Mas aí as coisas, vamos dizer, viraram um tantinho a seu favor, mesmo com o país no brejo das almas — não demora, serão 300 mil almas. Bolsonaro conseguiu eleger os nomes de sua preferência para as respectivas Presidências da Câmara e do Senado. Nesta segunda Casa, o nome vitorioso foi quase um consenso. Na primeira, o presidente conseguiu bater aquele que considerava um inimigo: o deputado Rodrigo Maia.
No front que junta, vamos dizer, Justiça, família e política, a defesa de Flávio conseguiu lograr uma vitória importante no STJ — embora a mansão sem explicação do senador grite pela reabertura imediata da investigação, aí segundo as regras do jogo. De toda sorte, o dito Zero Um ficou bem mais longe da hora em que terá de acertar suas contas com a Justiça.
E pronto! Bolsonaro resolveu vestir de novo a roupa do Super-Homem troglodita, do destemido, do político sem papas na língua, que xinga, ofende, vitupera, dando pouca bola para a torcida adversária. Deve considerar, com alguma razão, que o Ministério Público, Justiça, Câmara, Senado e Polícia estão todos no papo.
Pôde, pois, voltar à sua natureza.

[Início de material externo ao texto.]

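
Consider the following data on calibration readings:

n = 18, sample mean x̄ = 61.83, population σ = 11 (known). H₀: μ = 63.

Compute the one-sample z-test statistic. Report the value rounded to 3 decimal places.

test statistic = -0.451

SE = σ/√n = 11/√18 = 2.5927
z = (x̄−μ₀)/SE = (61.83−63)/2.5927 = -0.4513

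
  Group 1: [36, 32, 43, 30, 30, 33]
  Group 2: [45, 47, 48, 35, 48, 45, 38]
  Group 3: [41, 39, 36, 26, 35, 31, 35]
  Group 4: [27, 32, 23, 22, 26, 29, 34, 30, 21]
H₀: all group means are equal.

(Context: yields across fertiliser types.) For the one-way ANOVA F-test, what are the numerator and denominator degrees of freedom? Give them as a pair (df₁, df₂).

k = 4 groups, N = 29 total
df = (k−1, N−k) = (4−1, 29−4) = (3, 25)

degrees of freedom = [3, 25]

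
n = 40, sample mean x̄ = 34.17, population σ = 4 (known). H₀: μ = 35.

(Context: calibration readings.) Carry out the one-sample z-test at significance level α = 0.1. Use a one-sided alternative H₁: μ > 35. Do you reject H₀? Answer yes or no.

reject H₀: no

SE = σ/√n = 4/√40 = 0.6325
z = (x̄−μ₀)/SE = (34.17−35)/0.6325 = -1.3123
p-value (one-sided, H₁ greater) = 0.90530
At α=0.1: p ≥ α → fail to reject H₀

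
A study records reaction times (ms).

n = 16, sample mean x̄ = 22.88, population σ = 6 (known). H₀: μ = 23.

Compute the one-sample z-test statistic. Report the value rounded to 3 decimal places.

test statistic = -0.080

SE = σ/√n = 6/√16 = 1.5000
z = (x̄−μ₀)/SE = (22.88−23)/1.5000 = -0.0800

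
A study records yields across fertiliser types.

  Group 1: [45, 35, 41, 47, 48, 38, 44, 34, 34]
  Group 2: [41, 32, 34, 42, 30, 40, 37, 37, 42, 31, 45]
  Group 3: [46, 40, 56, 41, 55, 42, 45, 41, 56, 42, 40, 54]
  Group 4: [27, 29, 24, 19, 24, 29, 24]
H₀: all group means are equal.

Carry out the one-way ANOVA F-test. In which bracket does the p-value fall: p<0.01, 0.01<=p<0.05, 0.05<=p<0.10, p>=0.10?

Group means [40.67, 37.36, 46.50, 25.14], grand mean 38.744
SSB = Σnᵢ(x̄ᵢ−x̄)² = 2071.033; SSW = ΣΣ(x−x̄ᵢ)² = 1080.403
MSB = 2071.033/3 = 690.3444; MSW = 1080.403/35 = 30.8686
F = MSB/MSW = 22.3639
df = (3, 35)
p-value (upper-tail) = 0.00000
→ bracket: p<0.01

p-value bracket: p<0.01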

Seu único trabalho agora é ofender os adversários; pregar a volta à normalidade, sabendo ser isso impossível — o que sela a sua aliança com alguns setores do pequeno e médio empresariados —; manter unida a sua tropa de 20 e poucos por cento que comungam de suas teses negacionistas; entregar ao Congresso a tarefa de aprovar o auxílio emergencial, que será administrado pelo Ministério da Economia e pronto! No mais, é cuidar da reeleição.
"Mas reeleição dizendo as barbaridades que diz? Acusando o mimimi e a frescura daqueles sofrem, como fez em São Simão, em Goiás? Evocando a mãe alheia, como em Uberlândia?
E daí? É o que seu público quer ouvir. Dado o andar da carruagem até aqui, isso o coloca no segundo turno. Entendam: o presidente abriu mão de combater a doença de forma organizada. A rigor, ele nunca assumiu essa tarefa. Ou não teria Eduardo Pazuello no Ministério da Saúde.
Que fique claro: Bolsonaro desconhece os limites que ultrapassam a linha da dignidade. Na quarta-feira, havia 300 pessoas em Goiás à espera de um leito de UTI. Minas está enviando pacientes para São Paulo. O governador Romeu Zema, seu aliado, decretou toque de recolher em 70 cidades. Em novembro, houve 1.026 mortes por Covid no Estado; em fevereiro, 3.505.
É estupefaciente! Seu estúpido negacionismo consegue rigorosamente o contrário de sua alegada pretensão. Quanto mais o presidente incentiva a indisciplina, concorrendo para que a doença se espalhe de forma ampla e desordenada, mais distantes ficamos de uma retomada consistente da economia.
A vacinação, em razão da incompetência assombrosa do seu governo, vai se entender 2021 afora. Longe da imunização do rebanho e com a versão mais agressiva do vírus se espalhando pelo país, o comportamento de Bolsonaro prolonga o caos e colapso no sistema de Saúde.
Bolsonaro se transformou num sinônimo da doença. Hoje, é ele o maior risco à economia brasileira. Aliás, é o que tem sido desde 1º de janeiro de 2019.